In closing, Strickland said she would work closely with Gov. Arnold Schwarzenegger, who endorses her, to solve the state’s financial problems and to rebuild schools, power plants, water systems and roads. “From my first day on the job,” she said, she would help “end job-killer legislation,” evoking phrases used by her husband when he first ran for office and in his battles with former Gov. Gray Davis, a Democrat.
Masry told the audience it only makes “common sense” to vote for her because of her broad experience as a mother, teacher, educator and immigrant. “I can be inclusive,” she said. “Government is trying to interfere in people’s bedrooms, and that’s scary. That’s what happens in a banana republic.”
Strickland said she was pleased with her performance. “I was reaching out for those who were undecided.” And she was certain the Leisure Village audience did not represent her district overall.
“I agree with the overwhelming majority of people in my community on the issues,” Strickland maintained. “This race is about shared values, and about experience, being able to do the job in Sacramento from Day 1.”
Strickland cites experience as an aide to three Assembly members as a young adult. She met her husband at a Republican convention and married him at the Richard Nixon Presidential Library in 1997. She also is conservative on social and fiscal issues, she said.
But she is sensitive to charges that she is piggybacking on her husband’s success. “We share many ideas,” she said. “But we have different backgrounds and experience. I was a member of the Ventura County Board of Education and I’m a junior high school teacher.”
On campaign materials, Strickland prominently cites five months in 2002 as an appointed education board member. One brochure is headlined: “A Proven Tax Fighter,” an assertion based on her opposition to a $13-billion state school construction bond.

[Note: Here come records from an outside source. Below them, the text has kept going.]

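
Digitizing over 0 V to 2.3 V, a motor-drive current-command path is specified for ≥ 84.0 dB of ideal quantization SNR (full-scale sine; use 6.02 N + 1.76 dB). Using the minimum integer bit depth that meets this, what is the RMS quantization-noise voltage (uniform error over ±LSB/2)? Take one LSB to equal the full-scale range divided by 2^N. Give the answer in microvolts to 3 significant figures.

40.5 µV

Span = 2.3 V.
N ≥ (84.0 − 1.76)/6.02 = 13.661 → N_min = 14.
LSB = 2.3 V / 2^14 = 140.38 µV.
σ_q = LSB/√12 = 140.38 µV/3.4641 = 40.5 µV.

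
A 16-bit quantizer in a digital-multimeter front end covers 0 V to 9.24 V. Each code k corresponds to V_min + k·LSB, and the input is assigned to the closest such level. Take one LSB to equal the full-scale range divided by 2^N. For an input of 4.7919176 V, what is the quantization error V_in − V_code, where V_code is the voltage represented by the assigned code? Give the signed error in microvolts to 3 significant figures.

+49.3 µV

Span = 9.24 V. LSB = 9.24 V / 2^16 ≈ 141.0 µV.
Position in LSBs: (4.7919176 − (0)) × 65536/9.24 = 33987.3498; rounding gives k = 33987.
Reconstructed level: 0 + 33987 × 9.24/65536 V = 4.7918682861 V.
V_in − V_code = 4.7919176 − (4.7918682861) = +49.3 µV.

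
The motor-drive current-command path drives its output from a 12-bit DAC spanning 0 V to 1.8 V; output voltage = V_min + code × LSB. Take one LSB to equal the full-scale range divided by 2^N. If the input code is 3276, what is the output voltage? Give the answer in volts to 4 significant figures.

Full-scale range = 1.8 V. LSB = 1.8 V / 2^12.
V_out = V_min + code × LSB = 0 V + 3276 × 1.8 V / 4096
      = 0 V + 1.43965 V = 1.43965 V.

1.440 V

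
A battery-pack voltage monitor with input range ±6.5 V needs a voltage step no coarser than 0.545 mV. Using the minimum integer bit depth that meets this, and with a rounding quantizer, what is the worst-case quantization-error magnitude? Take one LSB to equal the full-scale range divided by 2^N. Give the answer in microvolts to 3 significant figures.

198 µV

Span: 6.5 V − (-6.5 V) = 13 V.
Levels needed ≥ 13/0.545 mV = 23850. 2^15 = 32768 suffices, so N_min = 15.
LSB = 13 V / 2^15 = 396.73 µV.
Max error for round-to-nearest is LSB/2 = 198 µV.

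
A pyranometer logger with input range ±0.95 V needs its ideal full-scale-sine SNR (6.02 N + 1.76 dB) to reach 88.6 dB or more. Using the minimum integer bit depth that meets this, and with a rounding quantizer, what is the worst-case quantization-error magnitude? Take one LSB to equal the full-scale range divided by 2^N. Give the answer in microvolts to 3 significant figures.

Span: 0.95 V − (-0.95 V) = 1.9 V.
Required N = ⌈(88.6 − 1.76)/6.02⌉ = ⌈14.425⌉ = 15.
One LSB is 1.9 V / 32768 = 57.983 µV.
Half an LSB is 29.0 µV.

29.0 µV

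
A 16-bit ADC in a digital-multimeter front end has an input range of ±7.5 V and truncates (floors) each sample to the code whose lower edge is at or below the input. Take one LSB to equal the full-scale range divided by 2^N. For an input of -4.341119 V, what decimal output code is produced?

Span: 7.5 V − (-7.5 V) = 15 V. LSB = 15 V / 2^16 ≈ 228.9 µV.
(V_in − V_min) × 2^16/range = (-4.341119 − (-7.5)) × 65536/15 = 13801.362.
Floor → code = 13801.

13801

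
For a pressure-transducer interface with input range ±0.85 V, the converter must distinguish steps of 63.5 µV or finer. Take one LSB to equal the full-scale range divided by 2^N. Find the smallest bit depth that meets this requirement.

15 bits

Span: 0.85 V − (-0.85 V) = 1.7 V.
Need 2^N ≥ 1.7 V / 63.5 µV = 26770 → N_min = 15.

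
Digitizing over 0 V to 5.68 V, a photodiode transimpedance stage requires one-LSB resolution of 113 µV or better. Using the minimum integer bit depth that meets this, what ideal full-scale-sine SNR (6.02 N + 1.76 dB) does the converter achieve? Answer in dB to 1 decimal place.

Full-scale range = 5.68 V.
Levels needed ≥ 5.68/113 µV = 50270. 2^16 = 65536 suffices, so N_min = 16.
6.02(16) + 1.76 = 98.08 dB.

98.1 dB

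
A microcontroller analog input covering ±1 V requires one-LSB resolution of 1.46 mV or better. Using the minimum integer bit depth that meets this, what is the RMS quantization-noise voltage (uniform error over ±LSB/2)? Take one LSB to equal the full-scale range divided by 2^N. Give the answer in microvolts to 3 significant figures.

282 µV

Full-scale range = 1 V − (-1 V) = 2 V.
Need 2^N ≥ 2 V / 1.46 mV = 1370 → N_min = 11.
LSB = 2 V ÷ 2^11 = 2/2048 V = 0.97656 mV.
σ_q = LSB/√12 = 0.97656 mV/3.4641 = 282 µV.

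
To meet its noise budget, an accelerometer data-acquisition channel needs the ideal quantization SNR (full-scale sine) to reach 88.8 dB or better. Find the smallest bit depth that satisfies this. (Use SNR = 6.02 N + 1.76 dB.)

6.02 N + 1.76 ≥ 88.8 gives N ≥ 14.458, so the minimum integer is 15.

15 bits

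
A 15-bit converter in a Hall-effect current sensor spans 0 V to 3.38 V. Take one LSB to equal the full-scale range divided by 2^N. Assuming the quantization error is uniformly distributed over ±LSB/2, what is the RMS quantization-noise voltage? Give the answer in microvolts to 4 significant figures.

V_FS = 3.38 V.
One LSB is 3.38 V / 32768 = 103.149 µV.
For a uniform distribution on [−LSB/2, +LSB/2], V_rms = LSB/√12 = 103.149 µV/3.4641 = 29.78 µV.

29.78 µV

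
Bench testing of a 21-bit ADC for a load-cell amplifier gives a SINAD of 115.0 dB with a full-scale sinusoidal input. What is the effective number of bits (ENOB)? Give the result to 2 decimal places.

Inverting SNR = 6.02 N + 1.76: N_eff = (115.0 − 1.76)/6.02 = 18.8106.

18.81 bits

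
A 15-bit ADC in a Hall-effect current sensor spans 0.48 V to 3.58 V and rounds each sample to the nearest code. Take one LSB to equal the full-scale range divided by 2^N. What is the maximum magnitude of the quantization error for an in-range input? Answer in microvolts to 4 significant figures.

47.30 µV

Full-scale range = 3.58 V − (0.48 V) = 3.1 V.
LSB = 3.1 V / 2^15 = 94.6045 µV.
A rounding quantizer has |error| ≤ LSB/2 = 47.30 µV.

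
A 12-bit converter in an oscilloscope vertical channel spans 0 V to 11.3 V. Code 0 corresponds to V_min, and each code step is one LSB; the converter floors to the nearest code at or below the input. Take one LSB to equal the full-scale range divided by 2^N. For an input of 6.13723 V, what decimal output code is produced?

2224

Full-scale range = 11.3 V. LSB = 11.3 V / 2^12 ≈ 2.759 mV.
(V_in − V_min) × 2^12/range = (6.13723 − (0)) × 4096/11.3 = 2224.610.
Floor → code = 2224.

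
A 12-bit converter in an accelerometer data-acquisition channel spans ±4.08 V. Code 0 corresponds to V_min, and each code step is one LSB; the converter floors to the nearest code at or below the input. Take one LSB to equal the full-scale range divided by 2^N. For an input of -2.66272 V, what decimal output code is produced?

Full-scale range = 4.08 V − (-4.08 V) = 8.16 V. LSB = 8.16 V / 2^12 ≈ 1.992 mV.
V_in − V_min = -2.66272 − (-4.08) = 1.41728 V.
Divide by LSB: 1.41728 × 4096/8.16 = 711.4190.
Truncating gives code 711.

711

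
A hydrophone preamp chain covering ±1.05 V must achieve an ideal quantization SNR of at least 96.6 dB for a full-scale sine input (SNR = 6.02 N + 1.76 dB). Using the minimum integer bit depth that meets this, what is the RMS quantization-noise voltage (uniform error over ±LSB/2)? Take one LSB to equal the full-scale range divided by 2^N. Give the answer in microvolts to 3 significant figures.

9.25 µV

The full-scale span is 1.05 − (-1.05) = 2.1 V.
Solving 6.02 N ≥ 96.6 − 1.76: N ≥ 15.754. Round up → N = 16.
One LSB is 2.1 V / 65536 = 32.043 µV.
σ_q = LSB/√12 = 32.043 µV/3.4641 = 9.25 µV.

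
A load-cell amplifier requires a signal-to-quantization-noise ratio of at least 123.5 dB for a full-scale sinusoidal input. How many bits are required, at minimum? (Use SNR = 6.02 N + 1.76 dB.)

21 bits

Required N = ⌈(123.5 − 1.76)/6.02⌉ = ⌈20.223⌉ = 21.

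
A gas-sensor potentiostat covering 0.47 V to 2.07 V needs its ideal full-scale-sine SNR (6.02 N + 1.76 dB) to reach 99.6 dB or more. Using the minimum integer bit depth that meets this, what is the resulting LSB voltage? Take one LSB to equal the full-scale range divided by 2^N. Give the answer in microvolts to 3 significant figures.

The full-scale span is 2.07 − (0.47) = 1.6 V.
Required N = ⌈(99.6 − 1.76)/6.02⌉ = ⌈16.252⌉ = 17.
LSB = 1.6 V / 2^17 = 12.2 µV.

12.2 µV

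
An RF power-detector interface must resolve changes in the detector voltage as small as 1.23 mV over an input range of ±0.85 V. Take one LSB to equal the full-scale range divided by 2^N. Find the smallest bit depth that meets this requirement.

Full-scale range = 0.85 V − (-0.85 V) = 1.7 V.
Levels needed ≥ 1.7/1.23 mV = 1382. 2^11 = 2048 suffices, so N_min = 11.

11 bits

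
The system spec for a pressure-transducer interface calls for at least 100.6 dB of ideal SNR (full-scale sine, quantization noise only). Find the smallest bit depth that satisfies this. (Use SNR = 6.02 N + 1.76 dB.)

6.02 N + 1.76 ≥ 100.6 gives N ≥ 16.419, so the minimum integer is 17.

17 bits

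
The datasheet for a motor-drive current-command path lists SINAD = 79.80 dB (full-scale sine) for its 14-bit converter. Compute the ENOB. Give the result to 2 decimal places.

Inverting SNR = 6.02 N + 1.76: N_eff = (79.80 − 1.76)/6.02 = 12.9635.

12.96 bits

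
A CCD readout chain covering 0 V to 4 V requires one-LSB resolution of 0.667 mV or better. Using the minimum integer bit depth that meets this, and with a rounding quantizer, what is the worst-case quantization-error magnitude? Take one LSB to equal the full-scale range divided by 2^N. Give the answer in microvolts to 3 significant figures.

244 µV

V_FS = 4 V.
4 V / 0.667 mV = 5997. Since 2^12 = 4096 and 2^13 = 8192, N = 13.
LSB = 4 V / 2^13 = 488.28 µV.
|e|_max = LSB/2 = 244 µV.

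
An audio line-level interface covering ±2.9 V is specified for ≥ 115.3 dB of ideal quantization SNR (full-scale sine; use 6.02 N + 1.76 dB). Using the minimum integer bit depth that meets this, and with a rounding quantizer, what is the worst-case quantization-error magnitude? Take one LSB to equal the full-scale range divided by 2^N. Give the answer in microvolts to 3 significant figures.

5.53 µV

Full-scale range = 2.9 V − (-2.9 V) = 5.8 V.
6.02 N + 1.76 ≥ 115.3 gives N ≥ 18.860, so the minimum integer is 19.
One LSB is 5.8 V / 524288 = 11.063 µV.
|e|_max = LSB/2 = 5.53 µV.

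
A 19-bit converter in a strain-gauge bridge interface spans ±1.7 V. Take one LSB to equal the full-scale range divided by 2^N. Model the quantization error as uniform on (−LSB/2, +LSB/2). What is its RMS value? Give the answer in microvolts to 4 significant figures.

1.872 µV

Span: 1.7 V − (-1.7 V) = 3.4 V.
LSB = 3.4 V ÷ 2^19 = 3.4/524288 V = 6.48499 µV.
σ_q = LSB/√12 = 6.48499 µV/3.4641 = 1.872 µV.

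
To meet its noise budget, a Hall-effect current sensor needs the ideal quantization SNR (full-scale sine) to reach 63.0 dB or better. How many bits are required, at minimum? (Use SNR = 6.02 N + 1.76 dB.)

Required N = ⌈(63.0 − 1.76)/6.02⌉ = ⌈10.173⌉ = 11.

11 bits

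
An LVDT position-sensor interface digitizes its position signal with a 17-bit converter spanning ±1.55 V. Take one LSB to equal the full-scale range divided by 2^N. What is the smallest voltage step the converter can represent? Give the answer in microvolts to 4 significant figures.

23.65 µV

Span: 1.55 V − (-1.55 V) = 3.1 V.
2^17 = 131072 levels.
One LSB is 3.1 V / 131072 = 23.65 µV.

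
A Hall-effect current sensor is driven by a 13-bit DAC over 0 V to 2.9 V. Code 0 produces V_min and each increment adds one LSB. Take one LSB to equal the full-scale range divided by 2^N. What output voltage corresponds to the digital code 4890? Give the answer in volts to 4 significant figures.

Span = 2.9 V. LSB = 2.9 V / 2^13.
V_out = 0 + 4890 × (2.9/8192) V
      = 0 + 1.73108 = 1.73108 V.

1.731 V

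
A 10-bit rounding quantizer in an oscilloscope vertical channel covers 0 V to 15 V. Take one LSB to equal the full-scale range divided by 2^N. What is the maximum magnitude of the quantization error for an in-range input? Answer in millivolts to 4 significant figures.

7.324 mV

Full-scale range = 15 V.
LSB = 15 V / 2^10 = 14.6484 mV.
A rounding quantizer has |error| ≤ LSB/2 = 7.324 mV.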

That position is consistent with her current support of school construction, she said, because she wants schools built using money in the state budget, not financed over decades with bonds.
Masry said she was so angry after finally meeting Strickland on Monday that she had trouble sleeping.
“She’s really a very limited person, an extremist,” Masry said. “She has no idea about living in a real world.... And it’s just ridiculous to have this dynasty, this guy putting his wife in office. This is like a Third World democracy.”
Strickland declined to respond.
Masry’s comments are in character for a person who has never shied away from expressing her opinions. While her son, Omar, was in Baghdad for 18 months, helping as a U.S. Army sergeant to rebuild schools, she opposed the Iraq war.
The U.S. “changed the whole dynamic of the region ... and opened the gate for all this [religious extremism]. It’s getting worse, and moderate people are feeling hopeless.”
Masry feels just the opposite about the race, saying she was thrilled just to be on the ballot after a longshot write-in campaign.
“Now I’m depending on the Republicans to see beyond the party and vote for the person,” she said.